Pressemitteilung des Bundesarbeitsgericht zum Beschluss vom 14. Juni 2017 - Az.:10 AZR 330/16 - 

Lesen sie auch unseren Beitrag zum Urteil des Landesarbeitsgericht Hamm: Sind auch unbillige Weisungen erstmal zu befolgen?

Das sagen wir dazu:

Es ist zu hoffen, dass sich der Große Senat der Meinung des 10. Senats und des LAG Hamm anschließt, wonach unbillige Weisungen nicht vorläufig zu befolgen sind. Denn die bisherige Rechtsprechung führt zu einer untragbaren Risikoverlagerung zu Lasten des Arbeitnehmers.

Dieser wird durch die bisherige Auslegung des Bundesarbeitsgerichts einseitig belastet, weil er sich unrechtmäßigen Anordnungen unterwerfen muss und im Falle der Nichtbefolgung mit Sanktionen zu rechnen hat, die auch dann rechtmäßig bleiben, wenn sich später herausstellt, dass die zu Grunde liegende Weisung unrechtmäßig war.

Dabei ist das Risiko des Arbeitnehmers ohnehin schon hoch. Was „billig“ also gerecht ist, ist eine Frage der Wertung des Einzelfalls. Mag es bei einer Versetzung von Dortmund nach Berlin noch recht offenkundig sein, so gibt es andere Fälle, in denen man sich mit guten Argumenten so oder so entscheiden kann.

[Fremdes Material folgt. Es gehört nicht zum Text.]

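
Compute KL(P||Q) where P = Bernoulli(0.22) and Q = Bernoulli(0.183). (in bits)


KL = p*log2(p/q) + (1-p)*log2((1-p)/(1-q)) = 0.22*log2(0.22/0.183) + 0.78*log2(0.78/0.817) = 0.0063

0.0063 bits


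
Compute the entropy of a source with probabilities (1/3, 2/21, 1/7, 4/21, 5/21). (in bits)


H = -sum(p_i * log2(p_i)). Terms: -(1/3)*log2(1/3) = 0.528321; -(2/21)*log2(2/21) = 0.323078; -(1/7)*log2(1/7) = 0.401051; -(4/21)*log2(4/21) = 0.455680; -(5/21)*log2(5/21) = 0.492950. H = 0.528321 + 0.323078 + 0.401051 + 0.455680 + 0.492950 = 2.2011

2.2011 bits


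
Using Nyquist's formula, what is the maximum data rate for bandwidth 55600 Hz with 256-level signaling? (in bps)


Rate = 2 * B * log2(M) = 2 * 55600 * 8.0 = 889600.0

889600.0 bps


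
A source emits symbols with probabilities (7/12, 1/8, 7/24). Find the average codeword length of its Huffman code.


Huffman construction (repeatedly merge the two least-probable nodes; each merge adds 1 bit to every symbol beneath it): 1/8 + 7/24 = 5/12; 5/12 + 7/12 = 1. Resulting codeword lengths (in the order the probabilities were given): (1, 2, 2). L_avg = sum(p_i * l_i) = 7/12*1 + 1/8*2 + 7/24*2 = 17/12 = 1.4167

1.4167 bits


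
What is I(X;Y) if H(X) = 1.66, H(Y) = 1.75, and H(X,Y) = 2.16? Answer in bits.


I(X;Y) = H(X) + H(Y) - H(X,Y) = 1.66 + 1.75 - 2.16 = 1.25

1.25 bits


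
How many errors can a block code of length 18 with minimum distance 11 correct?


Correction capability = floor((d-1)/2) = floor((11-1)/2) = 5

5 errors


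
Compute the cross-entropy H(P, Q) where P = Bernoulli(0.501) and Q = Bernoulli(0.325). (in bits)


H(P,Q) = -p*log2(q) - (1-p)*log2(1-q). -0.501*log2(0.325) = 0.812366; -0.499*log2(0.675) = 0.282953. H(P,Q) = 0.812366 + 0.282953 = 1.0953

1.0953 bits


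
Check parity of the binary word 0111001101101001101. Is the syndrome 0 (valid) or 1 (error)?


Syndrome = XOR of all bits = 0 XOR 1 XOR 1 XOR 1 XOR 0 XOR 0 XOR 1 XOR 1 XOR 0 XOR 1 XOR 1 XOR 0 XOR 1 XOR 0 XOR 0 XOR 1 XOR 1 XOR 0 XOR 1 = 1

1


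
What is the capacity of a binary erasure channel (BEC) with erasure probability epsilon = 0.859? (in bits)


C = 1 - epsilon = 1 - 0.859 = 0.141

0.141 bits


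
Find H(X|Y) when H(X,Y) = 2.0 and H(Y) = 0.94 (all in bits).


H(X|Y) = H(X,Y) - H(Y) = 2.0 - 0.94 = 1.06

1.06 bits


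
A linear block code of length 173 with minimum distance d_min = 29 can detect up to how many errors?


Detection capability = d_min - 1 = 29 - 1 = 28

28 errors


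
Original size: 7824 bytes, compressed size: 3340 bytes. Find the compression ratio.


Ratio = original / compressed = 7824 / 3340 = 2.3425

2.3425


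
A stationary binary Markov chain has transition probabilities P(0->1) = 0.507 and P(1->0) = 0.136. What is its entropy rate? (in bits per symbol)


Stationary distribution: pi_0 = p10/(p01+p10) = 0.2115, pi_1 = 0.7885. Entropy rate H' = pi_0*H(p01) + pi_1*H(p10) = 0.2115*0.9999 + 0.7885*0.5737 = 0.6638

0.6638 bits/symbol


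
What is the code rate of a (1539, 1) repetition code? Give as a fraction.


Rate = k/n = 1/1539

1/1539


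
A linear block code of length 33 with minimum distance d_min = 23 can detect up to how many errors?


Detection capability = d_min - 1 = 23 - 1 = 22

22 errors


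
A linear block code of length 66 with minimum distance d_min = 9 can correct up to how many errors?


Correction capability = floor((d-1)/2) = floor((9-1)/2) = 4

4 errors


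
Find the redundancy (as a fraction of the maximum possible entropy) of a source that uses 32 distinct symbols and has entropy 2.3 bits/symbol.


H_max = log2(K) = log2(32) = 5.0 bits/symbol. Redundancy = 1 - H/H_max = 1 - 2.3/5.0 = 1 - 0.46 = 0.54

0.54


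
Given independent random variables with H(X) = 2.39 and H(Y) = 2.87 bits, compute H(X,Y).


For independent variables, H(X,Y) = H(X) + H(Y) = 2.39 + 2.87 = 5.26

5.26 bits


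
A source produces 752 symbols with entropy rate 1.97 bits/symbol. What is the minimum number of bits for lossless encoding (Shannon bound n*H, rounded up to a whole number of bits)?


Minimum bits >= n * H = 752 * 1.97 = 1481.44, rounded up to a whole number of bits = 1482

1482 bits


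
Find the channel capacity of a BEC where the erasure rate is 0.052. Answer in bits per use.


C = 1 - epsilon = 1 - 0.052 = 0.948

0.948 bits


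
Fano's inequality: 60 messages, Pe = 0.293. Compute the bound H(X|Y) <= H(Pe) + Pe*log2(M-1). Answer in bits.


H(Pe) = -Pe*log2(Pe) - (1-Pe)*log2(1-Pe) = -0.293*log2(0.293) - 0.707*log2(0.707) = 0.518911 + 0.353654 = 0.8726. Pe*log2(M-1) = 0.293*log2(59) = 1.723614. Bound = H(Pe) + Pe*log2(M-1) = 0.518911 + 0.353654 + 1.723614 = 2.5962

2.5962 bits


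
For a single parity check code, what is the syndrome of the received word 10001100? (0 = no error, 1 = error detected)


Syndrome = XOR of all bits = 1 XOR 0 XOR 0 XOR 0 XOR 1 XOR 1 XOR 0 XOR 0 = 1

1


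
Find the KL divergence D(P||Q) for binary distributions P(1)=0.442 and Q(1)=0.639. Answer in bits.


KL = p*log2(p/q) + (1-p)*log2((1-p)/(1-q)) = 0.442*log2(0.442/0.639) + 0.558*log2(0.558/0.361) = 0.1155

0.1155 bits


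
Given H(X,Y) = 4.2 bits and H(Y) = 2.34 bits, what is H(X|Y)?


H(X|Y) = H(X,Y) - H(Y) = 4.2 - 2.34 = 1.86

1.86 bits


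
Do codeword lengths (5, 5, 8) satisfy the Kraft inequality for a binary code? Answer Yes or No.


Kraft sum = sum(2^(-l_i)) = 0.0664, need <= 1. Result: satisfied (a binary prefix-free code with these lengths exists)

Yes


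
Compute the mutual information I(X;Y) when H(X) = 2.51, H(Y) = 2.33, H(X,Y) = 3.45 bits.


I(X;Y) = H(X) + H(Y) - H(X,Y) = 2.51 + 2.33 - 3.45 = 1.39

1.39 bits


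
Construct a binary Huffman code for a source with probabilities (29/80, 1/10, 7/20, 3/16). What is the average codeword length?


Huffman construction (repeatedly merge the two least-probable nodes; each merge adds 1 bit to every symbol beneath it): 1/10 + 3/16 = 23/80; 23/80 + 7/20 = 51/80; 29/80 + 51/80 = 1. Resulting codeword lengths (in the order the probabilities were given): (1, 3, 2, 3). L_avg = sum(p_i * l_i) = 29/80*1 + 1/10*3 + 7/20*2 + 3/16*3 = 77/40 = 1.925

1.925 bits


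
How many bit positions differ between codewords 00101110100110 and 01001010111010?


Count differing positions: . ^ ^ . . ^ . . . ^ ^ ^ . . = 6 differences

6


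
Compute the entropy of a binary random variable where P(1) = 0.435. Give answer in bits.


H = -p*log2(p) - (1-p)*log2(1-p). -0.435*log2(0.435) = 0.522397; -0.565*log2(0.565) = 0.465378. H = 0.522397 + 0.465378 = 0.9878

0.9878 bits


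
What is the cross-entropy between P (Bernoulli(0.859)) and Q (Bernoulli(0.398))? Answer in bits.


H(P,Q) = -p*log2(q) - (1-p)*log2(1-q). -0.859*log2(0.398) = 1.141748; -0.141*log2(0.602) = 0.103235. H(P,Q) = 1.141748 + 0.103235 = 1.245

1.245 bits


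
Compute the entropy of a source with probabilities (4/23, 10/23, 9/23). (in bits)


H = -sum(p_i * log2(p_i)). Terms: -(4/23)*log2(4/23) = 0.438880; -(10/23)*log2(10/23) = 0.522450; -(9/23)*log2(9/23) = 0.529684. H = 0.438880 + 0.522450 + 0.529684 = 1.491

1.491 bits


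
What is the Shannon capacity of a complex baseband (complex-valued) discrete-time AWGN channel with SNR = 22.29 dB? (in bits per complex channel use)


SNR_linear = 10^(22.29/10) = 169.4338; C = log2(1 + SNR_linear) = log2(1 + 169.4338) = 7.4131

7.4131 bits/channel use


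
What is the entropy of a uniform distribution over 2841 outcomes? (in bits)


H = log2(n) = log2(2841) = 11.4722

11.4722 bits


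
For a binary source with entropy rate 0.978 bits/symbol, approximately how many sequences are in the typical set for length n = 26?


log2|A_typical| = nH = 26 * 0.978 = 25.428, so |A_typical| ~ 2^25.428 = 4.514e+07

4.514e+07


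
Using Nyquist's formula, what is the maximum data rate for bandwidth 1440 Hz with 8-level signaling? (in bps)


Rate = 2 * B * log2(M) = 2 * 1440 * 3.0 = 8640.0

8640.0 bps


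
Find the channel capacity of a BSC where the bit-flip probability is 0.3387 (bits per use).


H(p) = -p*log2(p) - (1-p)*log2(1-p) = -0.3387*log2(0.3387) - 0.6613*log2(0.6613) = 0.529022 + 0.394547 = 0.9236. C = 1 - H(p) = 1 - 0.9236 = 0.0764

0.0764 bits


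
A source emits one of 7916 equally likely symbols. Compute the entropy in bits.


H = log2(n) = log2(7916) = 12.9506

12.9506 bits


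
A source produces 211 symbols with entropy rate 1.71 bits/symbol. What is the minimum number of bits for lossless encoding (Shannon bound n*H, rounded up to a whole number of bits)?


Minimum bits >= n * H = 211 * 1.71 = 360.81, rounded up to a whole number of bits = 361

361 bits


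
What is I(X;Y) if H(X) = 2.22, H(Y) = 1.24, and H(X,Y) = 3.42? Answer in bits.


I(X;Y) = H(X) + H(Y) - H(X,Y) = 2.22 + 1.24 - 3.42 = 0.04

0.04 bits


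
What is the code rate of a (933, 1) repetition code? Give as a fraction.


Rate = k/n = 1/933

1/933


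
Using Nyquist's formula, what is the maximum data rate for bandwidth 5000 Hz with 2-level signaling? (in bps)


Rate = 2 * B * log2(M) = 2 * 5000 * 1.0 = 10000.0

10000.0 bps


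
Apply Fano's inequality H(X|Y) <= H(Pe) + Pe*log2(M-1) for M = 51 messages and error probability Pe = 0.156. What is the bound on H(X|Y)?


H(Pe) = -Pe*log2(Pe) - (1-Pe)*log2(1-Pe) = -0.156*log2(0.156) - 0.844*log2(0.844) = 0.418140 + 0.206514 = 0.6247. Pe*log2(M-1) = 0.156*log2(50) = 0.880442. Bound = H(Pe) + Pe*log2(M-1) = 0.418140 + 0.206514 + 0.880442 = 1.5051

1.5051 bits


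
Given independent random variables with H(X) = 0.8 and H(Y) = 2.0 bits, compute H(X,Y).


For independent variables, H(X,Y) = H(X) + H(Y) = 0.8 + 2.0 = 2.8

2.8 bits


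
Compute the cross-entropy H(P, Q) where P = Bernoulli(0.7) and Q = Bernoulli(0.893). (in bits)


H(P,Q) = -p*log2(q) - (1-p)*log2(1-q). -0.7*log2(0.893) = 0.114288; -0.3*log2(0.107) = 0.967295. H(P,Q) = 0.114288 + 0.967295 = 1.0816

1.0816 bits


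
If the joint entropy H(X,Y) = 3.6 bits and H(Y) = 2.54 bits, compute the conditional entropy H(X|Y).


H(X|Y) = H(X,Y) - H(Y) = 3.6 - 2.54 = 1.06

1.06 bits


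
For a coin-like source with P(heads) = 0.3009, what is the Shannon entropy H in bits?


H = -p*log2(p) - (1-p)*log2(1-p). -0.3009*log2(0.3009) = 0.521353; -0.6991*log2(0.6991) = 0.361036. H = 0.521353 + 0.361036 = 0.8824

0.8824 bits


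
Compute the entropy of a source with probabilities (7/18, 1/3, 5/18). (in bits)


H = -sum(p_i * log2(p_i)). Terms: -(7/18)*log2(7/18) = 0.529888; -(1/3)*log2(1/3) = 0.528321; -(5/18)*log2(5/18) = 0.513332. H = 0.529888 + 0.528321 + 0.513332 = 1.5715

1.5715 bits


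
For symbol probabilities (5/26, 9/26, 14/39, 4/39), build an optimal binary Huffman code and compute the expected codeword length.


Huffman construction (repeatedly merge the two least-probable nodes; each merge adds 1 bit to every symbol beneath it): 4/39 + 5/26 = 23/78; 23/78 + 9/26 = 25/39; 14/39 + 25/39 = 1. Resulting codeword lengths (in the order the probabilities were given): (3, 2, 1, 3). L_avg = sum(p_i * l_i) = 5/26*3 + 9/26*2 + 14/39*1 + 4/39*3 = 151/78 = 1.9359

1.9359 bits


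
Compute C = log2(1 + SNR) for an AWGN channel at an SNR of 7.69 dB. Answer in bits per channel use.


SNR_linear = 10^(7.69/10) = 5.8749; C = log2(1 + SNR_linear) = log2(1 + 5.8749) = 2.7813

2.7813 bits/channel use


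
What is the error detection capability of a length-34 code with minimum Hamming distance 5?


Detection capability = d_min - 1 = 5 - 1 = 4

4 errors


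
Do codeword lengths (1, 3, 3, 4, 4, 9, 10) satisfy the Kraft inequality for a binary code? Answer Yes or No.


Kraft sum = sum(2^(-l_i)) = 0.8779, need <= 1. Result: satisfied (a binary prefix-free code with these lengths exists)

Yes


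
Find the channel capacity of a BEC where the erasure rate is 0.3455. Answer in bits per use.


C = 1 - epsilon = 1 - 0.3455 = 0.6545

0.6545 bits


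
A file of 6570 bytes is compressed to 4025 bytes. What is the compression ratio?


Ratio = original / compressed = 6570 / 4025 = 1.6323

1.6323


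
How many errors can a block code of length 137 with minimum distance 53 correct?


Correction capability = floor((d-1)/2) = floor((53-1)/2) = 26

26 errors


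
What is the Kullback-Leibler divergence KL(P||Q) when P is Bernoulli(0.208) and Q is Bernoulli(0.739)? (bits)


KL = p*log2(p/q) + (1-p)*log2((1-p)/(1-q)) = 0.208*log2(0.208/0.739) + 0.792*log2(0.792/0.261) = 0.8879

0.8879 bits


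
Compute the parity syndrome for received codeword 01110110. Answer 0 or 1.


Syndrome = XOR of all bits = 0 XOR 1 XOR 1 XOR 1 XOR 0 XOR 1 XOR 1 XOR 0 = 1

1


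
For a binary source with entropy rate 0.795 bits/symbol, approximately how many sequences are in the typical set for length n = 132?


log2|A_typical| = nH = 132 * 0.795 = 104.94, so |A_typical| ~ 2^104.94 = 3.891e+31

3.891e+31


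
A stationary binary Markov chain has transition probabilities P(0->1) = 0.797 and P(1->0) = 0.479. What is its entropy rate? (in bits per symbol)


Stationary distribution: pi_0 = p10/(p01+p10) = 0.3754, pi_1 = 0.6246. Entropy rate H' = pi_0*H(p01) + pi_1*H(p10) = 0.3754*0.7279 + 0.6246*0.9987 = 0.8971

0.8971 bits/symbol


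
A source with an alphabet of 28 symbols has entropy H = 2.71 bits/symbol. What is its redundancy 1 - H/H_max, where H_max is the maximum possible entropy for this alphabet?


H_max = log2(K) = log2(28) = 4.8074 bits/symbol. Redundancy = 1 - H/H_max = 1 - 2.71/4.8074 = 1 - 0.5637 = 0.4363

0.4363


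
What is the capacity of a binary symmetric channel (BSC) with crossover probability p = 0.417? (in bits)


H(p) = -p*log2(p) - (1-p)*log2(1-p) = -0.417*log2(0.417) - 0.583*log2(0.583) = 0.526204 + 0.453826 = 0.98. C = 1 - H(p) = 1 - 0.98 = 0.02

0.02 bits


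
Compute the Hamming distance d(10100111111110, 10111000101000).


Count differing positions: . . . ^ ^ ^ ^ ^ . ^ . ^ ^ . = 8 differences

8


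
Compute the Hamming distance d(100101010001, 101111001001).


Count differing positions: . . ^ . ^ . . ^ ^ . . . = 4 differences

4


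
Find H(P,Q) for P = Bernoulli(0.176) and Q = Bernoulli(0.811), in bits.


H(P,Q) = -p*log2(q) - (1-p)*log2(1-q). -0.176*log2(0.811) = 0.053192; -0.824*log2(0.189) = 1.980518. H(P,Q) = 0.053192 + 1.980518 = 2.0337

2.0337 bits


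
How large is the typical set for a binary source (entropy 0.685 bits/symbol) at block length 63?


log2|A_typical| = nH = 63 * 0.685 = 43.155, so |A_typical| ~ 2^43.155 = 9.794e+12

9.794e+12


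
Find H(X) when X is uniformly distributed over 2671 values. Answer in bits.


H = log2(n) = log2(2671) = 11.3832

11.3832 bits


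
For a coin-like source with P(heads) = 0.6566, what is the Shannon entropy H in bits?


H = -p*log2(p) - (1-p)*log2(1-p). -0.6566*log2(0.6566) = 0.398499; -0.3434*log2(0.3434) = 0.529536. H = 0.398499 + 0.529536 = 0.928

0.928 bits


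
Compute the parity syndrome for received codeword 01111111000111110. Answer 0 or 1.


Syndrome = XOR of all bits = 0 XOR 1 XOR 1 XOR 1 XOR 1 XOR 1 XOR 1 XOR 1 XOR 0 XOR 0 XOR 0 XOR 1 XOR 1 XOR 1 XOR 1 XOR 1 XOR 0 = 0

0


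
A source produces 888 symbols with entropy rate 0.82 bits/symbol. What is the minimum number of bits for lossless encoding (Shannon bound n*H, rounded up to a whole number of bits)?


Minimum bits >= n * H = 888 * 0.82 = 728.16, rounded up to a whole number of bits = 729

729 bits


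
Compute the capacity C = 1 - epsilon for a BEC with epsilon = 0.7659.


C = 1 - epsilon = 1 - 0.7659 = 0.2341

0.2341 bits


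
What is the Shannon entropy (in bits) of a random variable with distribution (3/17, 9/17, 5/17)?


H = -sum(p_i * log2(p_i)). Terms: -(3/17)*log2(3/17) = 0.441618; -(9/17)*log2(9/17) = 0.485755; -(5/17)*log2(5/17) = 0.519275. H = 0.441618 + 0.485755 + 0.519275 = 1.4466

1.4466 bits


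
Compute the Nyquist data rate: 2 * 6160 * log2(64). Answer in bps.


Rate = 2 * B * log2(M) = 2 * 6160 * 6.0 = 73920.0

73920.0 bps


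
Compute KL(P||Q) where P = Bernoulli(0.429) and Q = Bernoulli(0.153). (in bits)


KL = p*log2(p/q) + (1-p)*log2((1-p)/(1-q)) = 0.429*log2(0.429/0.153) + 0.571*log2(0.571/0.847) = 0.3133

0.3133 bits


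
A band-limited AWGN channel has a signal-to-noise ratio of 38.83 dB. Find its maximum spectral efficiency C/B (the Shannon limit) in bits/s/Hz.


SNR_linear = 10^(38.83/10) = 7638.3578; C/B = log2(1 + SNR_linear) = log2(1 + 7638.3578) = 12.8992

12.8992 bits/s/Hz


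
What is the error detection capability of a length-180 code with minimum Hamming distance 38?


Detection capability = d_min - 1 = 38 - 1 = 37

37 errors


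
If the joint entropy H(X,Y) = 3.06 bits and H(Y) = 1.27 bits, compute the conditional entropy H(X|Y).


H(X|Y) = H(X,Y) - H(Y) = 3.06 - 1.27 = 1.79

1.79 bits


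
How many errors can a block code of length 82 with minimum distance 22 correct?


Correction capability = floor((d-1)/2) = floor((22-1)/2) = 10

10 errors


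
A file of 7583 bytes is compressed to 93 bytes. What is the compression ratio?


Ratio = original / compressed = 7583 / 93 = 81.5376

81.5376


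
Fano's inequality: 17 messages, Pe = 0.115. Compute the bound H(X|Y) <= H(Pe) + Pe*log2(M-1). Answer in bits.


H(Pe) = -Pe*log2(Pe) - (1-Pe)*log2(1-Pe) = -0.115*log2(0.115) - 0.885*log2(0.885) = 0.358834 + 0.155982 = 0.5148. Pe*log2(M-1) = 0.115*log2(16) = 0.460000. Bound = H(Pe) + Pe*log2(M-1) = 0.358834 + 0.155982 + 0.460000 = 0.9748

0.9748 bits


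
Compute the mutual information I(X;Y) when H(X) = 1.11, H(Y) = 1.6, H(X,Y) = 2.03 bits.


I(X;Y) = H(X) + H(Y) - H(X,Y) = 1.11 + 1.6 - 2.03 = 0.68

0.68 bits


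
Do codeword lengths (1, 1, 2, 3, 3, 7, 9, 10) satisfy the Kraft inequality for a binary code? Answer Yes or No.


Kraft sum = sum(2^(-l_i)) = 1.5107, need <= 1. Result: violated (a binary prefix-free code with these lengths cannot exist)

No


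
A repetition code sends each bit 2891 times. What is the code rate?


Rate = k/n = 1/2891

1/2891


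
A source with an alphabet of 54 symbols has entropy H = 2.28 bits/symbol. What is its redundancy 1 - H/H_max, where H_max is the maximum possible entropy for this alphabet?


H_max = log2(K) = log2(54) = 5.7549 bits/symbol. Redundancy = 1 - H/H_max = 1 - 2.28/5.7549 = 1 - 0.3962 = 0.6038

0.6038


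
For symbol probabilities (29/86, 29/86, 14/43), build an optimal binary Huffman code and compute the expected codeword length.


Huffman construction (repeatedly merge the two least-probable nodes; each merge adds 1 bit to every symbol beneath it): 14/43 + 29/86 = 57/86; 29/86 + 57/86 = 1. Resulting codeword lengths (in the order the probabilities were given): (2, 1, 2). L_avg = sum(p_i * l_i) = 29/86*2 + 29/86*1 + 14/43*2 = 143/86 = 1.6628

1.6628 bits


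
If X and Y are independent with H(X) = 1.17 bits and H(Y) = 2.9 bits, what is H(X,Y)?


For independent variables, H(X,Y) = H(X) + H(Y) = 1.17 + 2.9 = 4.07

4.07 bits


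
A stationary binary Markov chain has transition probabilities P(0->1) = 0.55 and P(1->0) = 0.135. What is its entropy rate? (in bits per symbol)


Stationary distribution: pi_0 = p10/(p01+p10) = 0.1971, pi_1 = 0.8029. Entropy rate H' = pi_0*H(p01) + pi_1*H(p10) = 0.1971*0.9928 + 0.8029*0.571 = 0.6541

0.6541 bits/symbol


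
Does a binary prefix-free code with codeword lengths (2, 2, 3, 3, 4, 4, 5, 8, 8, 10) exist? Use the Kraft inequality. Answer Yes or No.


Kraft sum = sum(2^(-l_i)) = 0.915, need <= 1. Result: satisfied (a binary prefix-free code with these lengths exists)

Yes


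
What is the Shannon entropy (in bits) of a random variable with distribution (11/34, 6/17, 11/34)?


H = -sum(p_i * log2(p_i)). Terms: -(11/34)*log2(11/34) = 0.526716; -(6/17)*log2(6/17) = 0.530294; -(11/34)*log2(11/34) = 0.526716. H = 0.526716 + 0.530294 + 0.526716 = 1.5837

1.5837 bits


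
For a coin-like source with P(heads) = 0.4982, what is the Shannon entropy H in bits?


H = -p*log2(p) - (1-p)*log2(1-p). -0.4982*log2(0.4982) = 0.500792; -0.5018*log2(0.5018) = 0.499198. H = 0.500792 + 0.499198 = 1.0

1.0 bits


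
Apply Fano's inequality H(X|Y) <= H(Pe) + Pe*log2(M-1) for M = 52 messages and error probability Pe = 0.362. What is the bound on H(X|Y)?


H(Pe) = -Pe*log2(Pe) - (1-Pe)*log2(1-Pe) = -0.362*log2(0.362) - 0.638*log2(0.638) = 0.530670 + 0.413661 = 0.9443. Pe*log2(M-1) = 0.362*log2(51) = 2.053418. Bound = H(Pe) + Pe*log2(M-1) = 0.530670 + 0.413661 + 2.053418 = 2.9977

2.9977 bits


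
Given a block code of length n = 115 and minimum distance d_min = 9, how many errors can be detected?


Detection capability = d_min - 1 = 9 - 1 = 8

8 errors


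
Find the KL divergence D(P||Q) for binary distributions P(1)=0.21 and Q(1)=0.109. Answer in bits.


KL = p*log2(p/q) + (1-p)*log2((1-p)/(1-q)) = 0.21*log2(0.21/0.109) + 0.79*log2(0.79/0.891) = 0.0616

0.0616 bits


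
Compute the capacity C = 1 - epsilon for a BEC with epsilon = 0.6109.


C = 1 - epsilon = 1 - 0.6109 = 0.3891

0.3891 bits


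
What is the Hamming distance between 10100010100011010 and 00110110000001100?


Count differing positions: ^ . . ^ . ^ . . ^ . . . ^ . ^ ^ . = 7 differences

7


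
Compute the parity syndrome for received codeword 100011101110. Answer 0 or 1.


Syndrome = XOR of all bits = 1 XOR 0 XOR 0 XOR 0 XOR 1 XOR 1 XOR 1 XOR 0 XOR 1 XOR 1 XOR 1 XOR 0 = 1

1


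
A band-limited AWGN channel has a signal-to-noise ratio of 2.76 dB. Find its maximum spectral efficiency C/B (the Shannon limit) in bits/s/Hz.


SNR_linear = 10^(2.76/10) = 1.888; C/B = log2(1 + SNR_linear) = log2(1 + 1.888) = 1.5301

1.5301 bits/s/Hz


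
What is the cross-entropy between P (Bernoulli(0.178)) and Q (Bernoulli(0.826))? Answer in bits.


H(P,Q) = -p*log2(q) - (1-p)*log2(1-q). -0.178*log2(0.826) = 0.049090; -0.822*log2(0.174) = 2.073775. H(P,Q) = 0.049090 + 2.073775 = 2.1229

2.1229 bits


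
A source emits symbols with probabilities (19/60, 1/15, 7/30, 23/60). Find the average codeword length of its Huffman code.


Huffman construction (repeatedly merge the two least-probable nodes; each merge adds 1 bit to every symbol beneath it): 1/15 + 7/30 = 3/10; 3/10 + 19/60 = 37/60; 23/60 + 37/60 = 1. Resulting codeword lengths (in the order the probabilities were given): (2, 3, 3, 1). L_avg = sum(p_i * l_i) = 19/60*2 + 1/15*3 + 7/30*3 + 23/60*1 = 23/12 = 1.9167

1.9167 bits


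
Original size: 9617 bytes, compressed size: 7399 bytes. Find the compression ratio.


Ratio = original / compressed = 9617 / 7399 = 1.2998

1.2998


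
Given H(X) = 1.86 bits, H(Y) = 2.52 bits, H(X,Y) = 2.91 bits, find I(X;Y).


I(X;Y) = H(X) + H(Y) - H(X,Y) = 1.86 + 2.52 - 2.91 = 1.47

1.47 bits


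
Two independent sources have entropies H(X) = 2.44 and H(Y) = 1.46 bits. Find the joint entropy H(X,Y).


For independent variables, H(X,Y) = H(X) + H(Y) = 2.44 + 1.46 = 3.9

3.9 bits


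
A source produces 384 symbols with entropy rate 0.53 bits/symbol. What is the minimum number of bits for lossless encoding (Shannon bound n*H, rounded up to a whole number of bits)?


Minimum bits >= n * H = 384 * 0.53 = 203.52, rounded up to a whole number of bits = 204

204 bits


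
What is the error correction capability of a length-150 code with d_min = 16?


Correction capability = floor((d-1)/2) = floor((16-1)/2) = 7

7 errors


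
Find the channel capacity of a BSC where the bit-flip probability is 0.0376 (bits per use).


H(p) = -p*log2(p) - (1-p)*log2(1-p) = -0.0376*log2(0.0376) - 0.9624*log2(0.9624) = 0.177965 + 0.053212 = 0.2312. C = 1 - H(p) = 1 - 0.2312 = 0.7688

0.7688 bits


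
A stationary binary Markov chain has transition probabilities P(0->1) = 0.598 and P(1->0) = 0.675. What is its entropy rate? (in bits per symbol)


Stationary distribution: pi_0 = p10/(p01+p10) = 0.5302, pi_1 = 0.4698. Entropy rate H' = pi_0*H(p01) + pi_1*H(p10) = 0.5302*0.9721 + 0.4698*0.9097 = 0.9428

0.9428 bits/symbol


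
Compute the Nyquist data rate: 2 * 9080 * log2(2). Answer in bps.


Rate = 2 * B * log2(M) = 2 * 9080 * 1.0 = 18160.0

18160.0 bps


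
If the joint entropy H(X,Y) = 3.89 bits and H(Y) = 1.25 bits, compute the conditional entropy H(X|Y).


H(X|Y) = H(X,Y) - H(Y) = 3.89 - 1.25 = 2.64

2.64 bits


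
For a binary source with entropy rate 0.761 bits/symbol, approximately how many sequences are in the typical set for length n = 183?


log2|A_typical| = nH = 183 * 0.761 = 139.263, so |A_typical| ~ 2^139.263 = 8.363e+41

8.363e+41


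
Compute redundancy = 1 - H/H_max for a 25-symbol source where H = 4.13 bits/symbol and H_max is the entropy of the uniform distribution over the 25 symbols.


H_max = log2(K) = log2(25) = 4.6439 bits/symbol. Redundancy = 1 - H/H_max = 1 - 4.13/4.6439 = 1 - 0.8893 = 0.1107

0.1107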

Weisung befolgen oder nicht?

Der Arbeitnehmer steht dann vor einem Problem: Entweder er befolgt die Weisung, auch wenn er sie für rechtswidrig hält, arbeitet also an einem anderen Ort oder übt eine andere Tätigkeit aus, inklusive der damit verbundenen Unannehmlichkeiten. Wenn ihm ein Gericht später Recht gibt, hat er sich in der Zwischenzeit einer unbilligen Weisung unterworfen, gegebenenfalls kann er noch Schadensersatz verlangen.

Befolgt er die Weisung nicht, wird er wahrscheinlich abgemahnt oder der Arbeitgeber behält den Lohn ein wegen Arbeitsverweigerung. Dagegen kann er jeweils klagen. Das Gericht prüft dann im Rahmen dieser Verfahren, ob die Weisung in Ordnung war. 

Ist dies der Fall, gewinnt der Arbeitnehmer den Prozess, verliert er, hat er eine Abmahnung in der Personalakte, die später für eine Kündigung herangezogen werden kann und er verliert seinen Lohnanspruch.

In der Beratungspraxis müsste man einem Arbeitnehmer selbst dann raten, die Weisung zunächst zu befolgen, wenn sich die Rechtsprechung ändern sollte. Aber anders als bisher hätte der Arbeitnehmer wenigstens einen Schadensersatzanspruch, in diesem Fall zum Beispiel auf Erstattung der Kosten für Pendeln und Umzug und gegebenenfalls doppelte Haushaltsführung.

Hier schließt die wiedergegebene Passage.